254. Le travail humain procède immédiatement des personnes créées à l’image de Dieu, et appelées à prolonger, les unes avec et pour les autres, l’œuvre de la création en dominant la terre (cf. Gn 1, 28 ; GS 34 ; CA 31). Le travail est donc un devoir : " Si quelqu’un ne veut pas travailler, qu’il ne mange pas non plus " (2 Th 3, 10 ; cf. 1 Th 4, 11). Le travail honore les dons du Créateur et les talents reçus. Il peut aussi être rédempteur. En endurant la peine (cf. Gn 3, 14-19) du travail en union avec Jésus, l’artisan de Nazareth et le crucifié du Calvaire, l’homme collabore d’une certaine façon avec le Fils de Dieu dans son Œuvre rédemptrice. Il se montre disciple du Christ en portant la Croix, chaque jour, dans l’activité qu’il est appelé à accomplir (cf. LE 27). Le travail peut être un moyen de sanctification et une animation des réalités terrestres dans l’Esprit du Christ.

(CEC 2427)

255. Pour les croyants, une chose est certaine : considérée en elle-même, l’activité humaine, individuelle et collective, ce gigantesque effort par lequel les hommes, tout au long des siècles, s’acharnent à améliorer leurs conditions de vie, correspond au dessein de Dieu. L’homme, créé à l’image de Dieu, a en effet reçu la mission de soumettre la terre et tout ce qu’elle contient, de gouverner le cosmos en sainteté et justice et, en reconnaissant Dieu comme Créateur de toutes choses, de lui référer son être ainsi que l’univers : en sorte que, tout étant soumis à l’homme, le nom même de Dieu soit glorifié par toute la terre.

(GS 34)

256. L’homme doit soumettre la terre, il doit la dominer, parce que comme " image de Dieu " il est une personne, c’est-à-dire un sujet, un sujet capable d’agir d’une manière programmée et rationnelle, capable de décider de lui-même et tendant à se réaliser lui-même. C’est en tant que personne que l’homme est sujet du travail.
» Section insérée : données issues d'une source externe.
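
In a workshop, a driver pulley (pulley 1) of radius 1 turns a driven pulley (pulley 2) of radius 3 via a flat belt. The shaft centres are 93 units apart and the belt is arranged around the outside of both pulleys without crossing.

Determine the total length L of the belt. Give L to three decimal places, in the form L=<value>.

open belt: β = asin((r2−r1)/C) = asin(2/93) = 1.2323°
wrap1 = π − 2β = 177.5355°
wrap2 = π + 2β = 182.4645°
tangent length = C·cosβ = 92.9785
L = r1·wrap1 + r2·wrap2 + 2·C·cosβ = 1·3.0986 + 3·3.1846 + 2·92.9785 = 198.6094

L=198.609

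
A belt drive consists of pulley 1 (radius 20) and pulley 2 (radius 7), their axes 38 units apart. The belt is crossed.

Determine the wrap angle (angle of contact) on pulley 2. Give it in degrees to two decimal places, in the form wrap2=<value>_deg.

crossed belt: β = asin((r1+r2)/C) = asin(27/38) = 45.2778°
wrap1 = wrap2 = π + 2β = 270.5555°

wrap2=270.56_deg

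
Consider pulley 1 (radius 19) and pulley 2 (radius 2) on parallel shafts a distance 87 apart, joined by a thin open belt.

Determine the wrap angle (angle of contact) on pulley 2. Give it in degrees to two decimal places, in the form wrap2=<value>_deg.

wrap2=157.46_deg

open belt: β = asin((r2−r1)/C) = asin(-17/87) = -11.2682°
wrap1 = π − 2β = 202.5365°
wrap2 = π + 2β = 157.4635°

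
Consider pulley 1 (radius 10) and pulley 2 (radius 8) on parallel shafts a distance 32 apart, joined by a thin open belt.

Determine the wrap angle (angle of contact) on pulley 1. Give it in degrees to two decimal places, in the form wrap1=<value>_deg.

open belt: β = asin((r2−r1)/C) = asin(-2/32) = -3.5833°
wrap1 = π − 2β = 187.1666°
wrap2 = π + 2β = 172.8334°

wrap1=187.17_deg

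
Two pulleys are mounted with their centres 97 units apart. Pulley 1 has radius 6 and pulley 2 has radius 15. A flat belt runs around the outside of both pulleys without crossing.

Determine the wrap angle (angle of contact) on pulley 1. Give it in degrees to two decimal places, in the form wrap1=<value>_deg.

wrap1=169.35_deg

open belt: β = asin((r2−r1)/C) = asin(9/97) = 5.3238°
wrap1 = π − 2β = 169.3525°
wrap2 = π + 2β = 190.6475°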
C’est en tant que personne qu’il travaille, qu’il accomplit diverses actions appartenant au processus du travail ; et ces actions, indépendamment de leur contenu objectif, doivent toutes servir à la réalisation de son humanité, à l’accomplissement de la vocation qui lui est propre en raison de son humanité même : celle d’être une personne.

(LE 6)

257. L’homme doit travailler parce que le Créateur le lui a ordonné, et aussi du fait de son humanité même dont la subsistance et le développement exigent le travail. L’homme doit travailler par égard pour le prochain, spécialement pour sa famille, mais aussi pour la société à laquelle il appartient, pour la nation dont il est fils ou fille, pour toute la famille humaine dont il est membre, étant héritier du travail des générations qui l’ont précédé et en même temps co-artisan de l’avenir de ceux qui viendront après lui dans la suite de l’histoire. Tout cela constitue l’obligation morale du travail entendue en son sens le plus large. Lorsqu’il faudra considérer les droits moraux de chaque homme par rapport au travail, droits correspondants à cette obligation, on devra avoir toujours devant les yeux ce cercle entier de points de référence dans lequel prend place le travail de chaque sujet au travail.

(LE 16)

II. Justes salaires et justes rétributions

258. Mais, parmi les devoirs principaux du patron, il faut mettre au premier rang celui de donner à chacun le salaire qui convient. Assurément, pour fixer la juste mesure du salaire, il y a de nombreux points de vue à considérer. Mais d’une manière générale, que le riche et le patron se souviennent qu’exploiter la pauvreté et la misère, et spéculer sur l’indigence sont choses que réprouvent également les lois divines et humaines. Ce serait un crime à crier vengeance au ciel, que de frustrer quelqu’un du prix de ses labeurs. " Voilà que le salaire que vous avez dérobé par fraude à vos ouvriers crie contre vous, et que leur clameur est montée jusqu’aux oreilles du Dieu des armées " (Jc 5, 4).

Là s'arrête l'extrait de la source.